Anyways, here I am, sitting with a 3.25 cum GPA, 2.9 science GPA, trying to get into vet school once more. Since I have minimal vet experience and a terrible GPA, I have been working my butt off to improve my stats. I have an awful course load of 16 hours, involving physics, chem lab, small animal anatomy, and 3 courses required for my ecology major. Sounds fine except this means I have 3-hour labs on MWF, and a FIVE-HOUR lab on Thursday. I also work on MTuWF, and all-weekend every other weekend. On the weekends I am not working, I am volunteering at animal rescues. Every other Monday and Thursday, I have club meetings in the evenings.

Needless to say, I am feeling so exhausted. My grades aren't too bad so far, but I've been getting a good 4-5 hours of sleep every night. I have almost no time to myself, or basically do anything except school and work. I keep telling myself if I can't survive this semester, then I can't survive vet school. Am I being too hard on myself? Is there some kind of trick to balancing all this? Am I doing too much? Too little?
Don’t be that hard on yourself. I have a low undergrad GPA. I graduated from TAMU in 2016, took a year off, and started grad school to work on an MBA(I plan to own my own hospital someday) & it gave me time to really make sure that I wanted to go to vet school. Having a rough undergraduate career can be very discouraging.

I say, start researching and calling schools. Speaking with Directors of Admissions to get a realistic feel on their admissions process. Because their web site may say one thing, but there may be loops that you won’t know about unless you reach out. Email them after and continue to ask questions. One of the biggest things I found out was that most schools have their own GPA calculation formulas that may actually help you! By reaching out, that shows them that you really want it! That way they don’t only have a GPA to assess your ambition.

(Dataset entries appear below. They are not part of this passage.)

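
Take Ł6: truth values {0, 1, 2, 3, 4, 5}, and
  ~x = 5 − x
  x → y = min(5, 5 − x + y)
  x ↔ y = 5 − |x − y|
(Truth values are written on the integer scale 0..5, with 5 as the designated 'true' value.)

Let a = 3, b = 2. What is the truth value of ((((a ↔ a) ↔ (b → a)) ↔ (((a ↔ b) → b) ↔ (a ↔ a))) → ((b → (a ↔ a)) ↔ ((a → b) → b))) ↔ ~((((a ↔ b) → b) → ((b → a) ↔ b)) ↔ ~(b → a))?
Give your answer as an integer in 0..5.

4

a ↔ a = 3 ↔ 3 = 5
b → a = 2 → 3 = 5
(a ↔ a) ↔ (b → a) = 5 ↔ 5 = 5
a ↔ b = 3 ↔ 2 = 4
(a ↔ b) → b = 4 → 2 = 3
a ↔ a = 3 ↔ 3 = 5
((a ↔ b) → b) ↔ (a ↔ a) = 3 ↔ 5 = 3
((a ↔ a) ↔ (b → a)) ↔ (((a ↔ b) → b) ↔ (a ↔ a)) = 5 ↔ 3 = 3
a ↔ a = 3 ↔ 3 = 5
b → (a ↔ a) = 2 → 5 = 5
a → b = 3 → 2 = 4
(a → b) → b = 4 → 2 = 3
(b → (a ↔ a)) ↔ ((a → b) → b) = 5 ↔ 3 = 3
(((a ↔ a) ↔ (b → a)) ↔ (((a ↔ b) → b) ↔ (a ↔ a))) → ((b → (a ↔ a)) ↔ ((a → b) → b)) = 3 → 3 = 5
a ↔ b = 3 ↔ 2 = 4
(a ↔ b) → b = 4 → 2 = 3
b → a = 2 → 3 = 5
(b → a) ↔ b = 5 ↔ 2 = 2
((a ↔ b) → b) → ((b → a) ↔ b) = 3 → 2 = 4
b → a = 2 → 3 = 5
~(b → a) = ~5 = 0
(((a ↔ b) → b) → ((b → a) ↔ b)) ↔ ~(b → a) = 4 ↔ 0 = 1
~((((a ↔ b) → b) → ((b → a) ↔ b)) ↔ ~(b → a)) = ~1 = 4
((((a ↔ a) ↔ (b → a)) ↔ (((a ↔ b) → b) ↔ (a ↔ a))) → ((b → (a ↔ a)) ↔ ((a → b) → b))) ↔ ~((((a ↔ b) → b) → ((b → a) ↔ b)) ↔ ~(b → a)) = 5 ↔ 4 = 4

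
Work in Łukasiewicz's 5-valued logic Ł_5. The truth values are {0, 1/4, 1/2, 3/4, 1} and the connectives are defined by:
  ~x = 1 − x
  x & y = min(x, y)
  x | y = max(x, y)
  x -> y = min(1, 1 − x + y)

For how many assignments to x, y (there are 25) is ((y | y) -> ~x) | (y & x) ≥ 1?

value 1: 16 assignments (counts)
value 3/4: 7 assignments
value 1/2: 2 assignments
So 16 of the 25 assignments meet the threshold.

16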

I applied to 6 schools and I have a good relationship with 4 of the 6 schools’ admissions directors.

Also, don’t limit yourself to certain schools. Look into Caribbean schools. I applied to St. George’s and Ross. Though they are far, if this is what you really want that may be a temporary sacrifice that has to be made.

Apply to schools that have more holistic review processes verusus schools that weigh GPAs more than experience, passion, diversity, etc.

Also, retake science classes you didn’t do as well in...

Don’t give up & good luck in your future endeavors!